According to a local cliche, Anchorage is only a half-hour's drive from Alaska. So on a pleasant Sunday afternoon, I took a short trip up the Glenn Highway to see it...along with a couple North Slope brewpubs. Wasilla, an important stop on the Iditarod dogsled race, is the home of the Great Bear Brewing Company (238 North Boundary Street; 907-373-4PUB). Less than two years old, this friendly little place has established itself as a gathering spot for local families. Organic ales are the specialty of the house; the flagship beer, Great Bear Gold, is made entirely from certified organic ingredients. The beer list also features two unusual styles: a smoked beer; and a pumpkin ale, spices and all.

The next stop was Regal Eagle Brewing Company (11501 Old Glenn Highway, Eagle River; 907-696-1402), which is located inside a Disneyesque little Klondike village. Alaska's first pub-brewed pint was served here in June 1995. The pub and its brewing equipment share the facilities with the North Slope Restaurant, whose chef, interestingly, went on to become Regal Eagle's brewmaster. The pub's decor is best described as "the Last Frontier meets the Great Outdoors"; they're comfy surroundings for savoring a pint. The beer selection, by the way, includes a lager, a Scotch ale, an India pale ale, and a porter.
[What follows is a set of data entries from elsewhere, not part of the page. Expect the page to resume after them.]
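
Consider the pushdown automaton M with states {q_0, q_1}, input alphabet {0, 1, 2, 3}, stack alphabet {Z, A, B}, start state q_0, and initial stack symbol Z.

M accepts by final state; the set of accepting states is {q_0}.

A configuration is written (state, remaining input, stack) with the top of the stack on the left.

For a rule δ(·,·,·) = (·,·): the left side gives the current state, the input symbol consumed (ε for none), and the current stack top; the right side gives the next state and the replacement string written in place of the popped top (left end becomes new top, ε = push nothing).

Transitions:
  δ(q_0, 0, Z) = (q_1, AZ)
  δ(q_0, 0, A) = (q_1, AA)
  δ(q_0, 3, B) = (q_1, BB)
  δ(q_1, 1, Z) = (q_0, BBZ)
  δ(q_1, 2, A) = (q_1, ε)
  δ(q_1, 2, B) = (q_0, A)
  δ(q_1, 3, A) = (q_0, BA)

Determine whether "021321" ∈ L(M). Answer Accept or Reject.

No computation consumes all input and reaches a final state.

Reject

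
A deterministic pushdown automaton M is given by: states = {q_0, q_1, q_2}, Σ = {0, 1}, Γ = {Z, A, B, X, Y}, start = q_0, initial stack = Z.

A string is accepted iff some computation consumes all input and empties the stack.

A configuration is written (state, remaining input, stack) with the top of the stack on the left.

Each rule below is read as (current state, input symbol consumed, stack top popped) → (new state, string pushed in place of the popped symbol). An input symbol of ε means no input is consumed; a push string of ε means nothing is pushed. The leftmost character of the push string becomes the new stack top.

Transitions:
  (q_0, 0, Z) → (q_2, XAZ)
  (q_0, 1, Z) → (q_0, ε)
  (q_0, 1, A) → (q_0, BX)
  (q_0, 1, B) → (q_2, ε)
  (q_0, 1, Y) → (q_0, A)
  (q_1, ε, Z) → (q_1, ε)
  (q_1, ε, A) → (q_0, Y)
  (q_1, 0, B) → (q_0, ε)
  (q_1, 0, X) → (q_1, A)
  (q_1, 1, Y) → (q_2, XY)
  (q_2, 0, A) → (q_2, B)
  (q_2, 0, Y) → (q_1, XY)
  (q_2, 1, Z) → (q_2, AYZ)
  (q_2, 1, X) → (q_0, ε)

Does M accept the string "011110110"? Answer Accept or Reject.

Reject

(q_0, 011110110, Z) ⊢ (q_2, 11110110, XAZ) ⊢ (q_0, 1110110, AZ) ⊢ (q_0, 110110, BXZ) ⊢ (q_2, 10110, XZ) ⊢ (q_0, 0110, Z) ⊢ (q_2, 110, XAZ) ⊢ (q_0, 10, AZ) ⊢ (q_0, 0, BXZ)
No transition applies at (q_0, 0, BXZ); input not fully consumed.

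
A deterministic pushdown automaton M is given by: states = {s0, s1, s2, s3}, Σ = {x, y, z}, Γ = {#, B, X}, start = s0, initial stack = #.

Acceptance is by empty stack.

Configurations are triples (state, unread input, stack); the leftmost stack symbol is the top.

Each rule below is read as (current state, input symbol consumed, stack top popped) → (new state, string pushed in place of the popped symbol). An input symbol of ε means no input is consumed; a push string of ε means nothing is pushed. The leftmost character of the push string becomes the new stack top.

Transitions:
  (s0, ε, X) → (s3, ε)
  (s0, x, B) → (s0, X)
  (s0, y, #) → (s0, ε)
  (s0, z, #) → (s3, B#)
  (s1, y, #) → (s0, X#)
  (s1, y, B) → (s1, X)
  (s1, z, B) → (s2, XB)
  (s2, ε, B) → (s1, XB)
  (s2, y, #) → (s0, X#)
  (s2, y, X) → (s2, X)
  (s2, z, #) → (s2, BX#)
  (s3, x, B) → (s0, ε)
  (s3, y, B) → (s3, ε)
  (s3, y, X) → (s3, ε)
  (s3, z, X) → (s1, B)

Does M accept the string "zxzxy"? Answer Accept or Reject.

Accept

(s0, zxzxy, #) ⊢ (s3, xzxy, B#) ⊢ (s0, zxy, #) ⊢ (s3, xy, B#) ⊢ (s0, y, #) ⊢ (s0, ε, ε)
All input consumed and the stack is empty.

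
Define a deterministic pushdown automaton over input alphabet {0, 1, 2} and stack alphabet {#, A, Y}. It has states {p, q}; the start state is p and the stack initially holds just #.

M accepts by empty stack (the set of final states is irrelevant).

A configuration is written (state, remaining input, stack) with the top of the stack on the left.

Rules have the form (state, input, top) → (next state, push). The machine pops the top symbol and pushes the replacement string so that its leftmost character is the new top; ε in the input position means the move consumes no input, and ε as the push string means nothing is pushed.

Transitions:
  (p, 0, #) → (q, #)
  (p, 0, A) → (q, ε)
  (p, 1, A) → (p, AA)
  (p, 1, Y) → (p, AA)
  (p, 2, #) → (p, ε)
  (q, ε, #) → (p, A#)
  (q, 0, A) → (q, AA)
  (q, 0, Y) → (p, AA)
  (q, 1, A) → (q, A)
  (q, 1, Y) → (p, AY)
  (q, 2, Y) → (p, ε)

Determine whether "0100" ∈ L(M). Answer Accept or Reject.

Reject

(p, 0100, #)
  read 0, top #: go to q, push # → (q, 100, #)
  ε-move, top #: go to p, push A# → (p, 100, A#)
  read 1, top A: go to p, push AA → (p, 00, AA#)
  read 0, top A: go to q, push ε → (q, 0, A#)
  read 0, top A: go to q, push AA → (q, ε, AA#)
All input consumed; stack is AA#, not empty, and no further ε-move applies.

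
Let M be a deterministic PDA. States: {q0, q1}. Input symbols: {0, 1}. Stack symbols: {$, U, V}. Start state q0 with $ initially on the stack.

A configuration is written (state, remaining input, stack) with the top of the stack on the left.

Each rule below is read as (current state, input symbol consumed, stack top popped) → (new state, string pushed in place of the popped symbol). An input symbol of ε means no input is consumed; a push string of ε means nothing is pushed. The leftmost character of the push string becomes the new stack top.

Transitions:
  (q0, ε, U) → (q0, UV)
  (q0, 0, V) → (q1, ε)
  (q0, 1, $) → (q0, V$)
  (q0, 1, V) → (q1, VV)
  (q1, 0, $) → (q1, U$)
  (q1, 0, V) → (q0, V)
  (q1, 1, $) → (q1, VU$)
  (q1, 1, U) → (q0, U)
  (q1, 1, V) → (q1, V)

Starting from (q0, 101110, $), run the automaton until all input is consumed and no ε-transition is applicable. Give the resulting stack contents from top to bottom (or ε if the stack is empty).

(q0, 101110, $)
  read 1, top $: go to q0, push V$ → (q0, 01110, V$)
  read 0, top V: go to q1, push ε → (q1, 1110, $)
  read 1, top $: go to q1, push VU$ → (q1, 110, VU$)
  read 1, top V: go to q1, push V → (q1, 10, VU$)
  read 1, top V: go to q1, push V → (q1, 0, VU$)
  read 0, top V: go to q0, push V → (q0, ε, VU$)
All input consumed in state q0 with stack VU$.

VU$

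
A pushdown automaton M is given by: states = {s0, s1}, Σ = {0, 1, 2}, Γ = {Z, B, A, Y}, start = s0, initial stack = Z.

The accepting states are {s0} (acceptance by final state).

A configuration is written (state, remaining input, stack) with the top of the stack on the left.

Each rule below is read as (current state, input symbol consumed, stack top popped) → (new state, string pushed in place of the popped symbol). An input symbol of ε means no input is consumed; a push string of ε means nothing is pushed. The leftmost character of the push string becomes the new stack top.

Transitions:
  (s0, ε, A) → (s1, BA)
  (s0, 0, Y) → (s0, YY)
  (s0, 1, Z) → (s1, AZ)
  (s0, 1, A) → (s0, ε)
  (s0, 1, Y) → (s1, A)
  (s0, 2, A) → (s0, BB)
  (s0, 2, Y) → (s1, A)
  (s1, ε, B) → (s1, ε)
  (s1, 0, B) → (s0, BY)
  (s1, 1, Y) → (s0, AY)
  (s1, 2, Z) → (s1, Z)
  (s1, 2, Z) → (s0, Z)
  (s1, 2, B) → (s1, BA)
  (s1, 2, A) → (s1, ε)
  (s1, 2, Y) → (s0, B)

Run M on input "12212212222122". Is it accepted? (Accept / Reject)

Accept

One accepting computation: (s0, 12212212222122, Z) ⊢ (s1, 2212212222122, AZ) ⊢ (s1, 212212222122, Z) ⊢ (s0, 12212222122, Z) ⊢ (s1, 2212222122, AZ) ⊢ (s1, 212222122, Z) ⊢ (s0, 12222122, Z) ⊢ (s1, 2222122, AZ) ⊢ (s1, 222122, Z) ⊢ (s1, 22122, Z) ⊢ (s1, 2122, Z) ⊢ (s0, 122, Z) ⊢ (s1, 22, AZ) ⊢ (s1, 2, Z) ⊢ (s0, ε, Z)
All input consumed and state s0 ∈ F.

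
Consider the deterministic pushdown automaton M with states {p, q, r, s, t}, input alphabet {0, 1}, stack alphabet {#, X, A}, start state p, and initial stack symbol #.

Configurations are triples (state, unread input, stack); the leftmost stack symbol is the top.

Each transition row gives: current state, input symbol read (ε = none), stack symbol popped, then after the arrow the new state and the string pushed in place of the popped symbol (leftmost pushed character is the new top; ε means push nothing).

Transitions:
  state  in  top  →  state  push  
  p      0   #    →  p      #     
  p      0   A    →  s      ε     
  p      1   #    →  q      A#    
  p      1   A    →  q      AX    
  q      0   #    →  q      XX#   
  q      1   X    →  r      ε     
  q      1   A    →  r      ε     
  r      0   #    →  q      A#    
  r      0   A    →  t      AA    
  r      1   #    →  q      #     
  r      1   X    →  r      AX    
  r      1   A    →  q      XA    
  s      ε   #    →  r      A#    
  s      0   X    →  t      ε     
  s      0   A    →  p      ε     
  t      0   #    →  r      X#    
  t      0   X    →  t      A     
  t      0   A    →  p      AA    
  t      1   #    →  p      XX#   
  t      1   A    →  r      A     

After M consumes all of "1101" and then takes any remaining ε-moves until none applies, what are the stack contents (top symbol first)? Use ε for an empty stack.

#

(p, 1101, #)
  read 1, top #: go to q, push A# → (q, 101, A#)
  read 1, top A: go to r, push ε → (r, 01, #)
  read 0, top #: go to q, push A# → (q, 1, A#)
  read 1, top A: go to r, push ε → (r, ε, #)
All input consumed in state r with stack #.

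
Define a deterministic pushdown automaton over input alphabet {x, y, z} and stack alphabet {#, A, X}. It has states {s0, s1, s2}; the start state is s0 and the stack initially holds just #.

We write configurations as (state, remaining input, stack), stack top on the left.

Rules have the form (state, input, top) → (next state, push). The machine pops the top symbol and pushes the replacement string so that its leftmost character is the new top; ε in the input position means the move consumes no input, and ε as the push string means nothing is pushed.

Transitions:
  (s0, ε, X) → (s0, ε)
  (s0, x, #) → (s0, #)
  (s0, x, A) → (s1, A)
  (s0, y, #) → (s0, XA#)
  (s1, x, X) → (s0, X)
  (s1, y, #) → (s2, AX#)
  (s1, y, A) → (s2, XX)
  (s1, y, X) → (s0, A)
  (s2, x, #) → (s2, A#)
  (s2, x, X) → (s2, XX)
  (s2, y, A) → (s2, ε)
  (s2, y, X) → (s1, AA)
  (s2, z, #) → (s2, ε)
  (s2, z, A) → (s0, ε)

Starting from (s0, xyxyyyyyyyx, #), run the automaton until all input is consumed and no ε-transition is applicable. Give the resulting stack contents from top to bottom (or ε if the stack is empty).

(s0, xyxyyyyyyyx, #)
  read x, top #: go to s0, push # → (s0, yxyyyyyyyx, #)
  read y, top #: go to s0, push XA# → (s0, xyyyyyyyx, XA#)
  ε-move, top X: go to s0, push ε → (s0, xyyyyyyyx, A#)
  read x, top A: go to s1, push A → (s1, yyyyyyyx, A#)
  read y, top A: go to s2, push XX → (s2, yyyyyyx, XX#)
  read y, top X: go to s1, push AA → (s1, yyyyyx, AAX#)
  read y, top A: go to s2, push XX → (s2, yyyyx, XXAX#)
  read y, top X: go to s1, push AA → (s1, yyyx, AAXAX#)
  read y, top A: go to s2, push XX → (s2, yyx, XXAXAX#)
  read y, top X: go to s1, push AA → (s1, yx, AAXAXAX#)
  read y, top A: go to s2, push XX → (s2, x, XXAXAXAX#)
  read x, top X: go to s2, push XX → (s2, ε, XXXAXAXAX#)
All input consumed in state s2 with stack XXXAXAXAX#.

XXXAXAXAX#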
I also paid a call on the Borealis Brewery (349 East Ship Creek Avenue; 907-278-5480), looking for Ice Wine 2000, a doppel Maibock that I'd sampled--and fallen in love with--at the Great Alaska Beer and Barleywine Festival. In Anchorage, it's routine to stop in at your favorite brewery or pub and get your half-gallon growler refilled. Since air travel and growlers don't mix, I'd left mine at home. No worries, though; the brewmaster had some on tap, and poured me a fresh bottle. That night, I savored it while assembling my notes from the trip. They included this entry: "Borealis Ice Wine 2000: One of the 10 best beers I've ever tasted."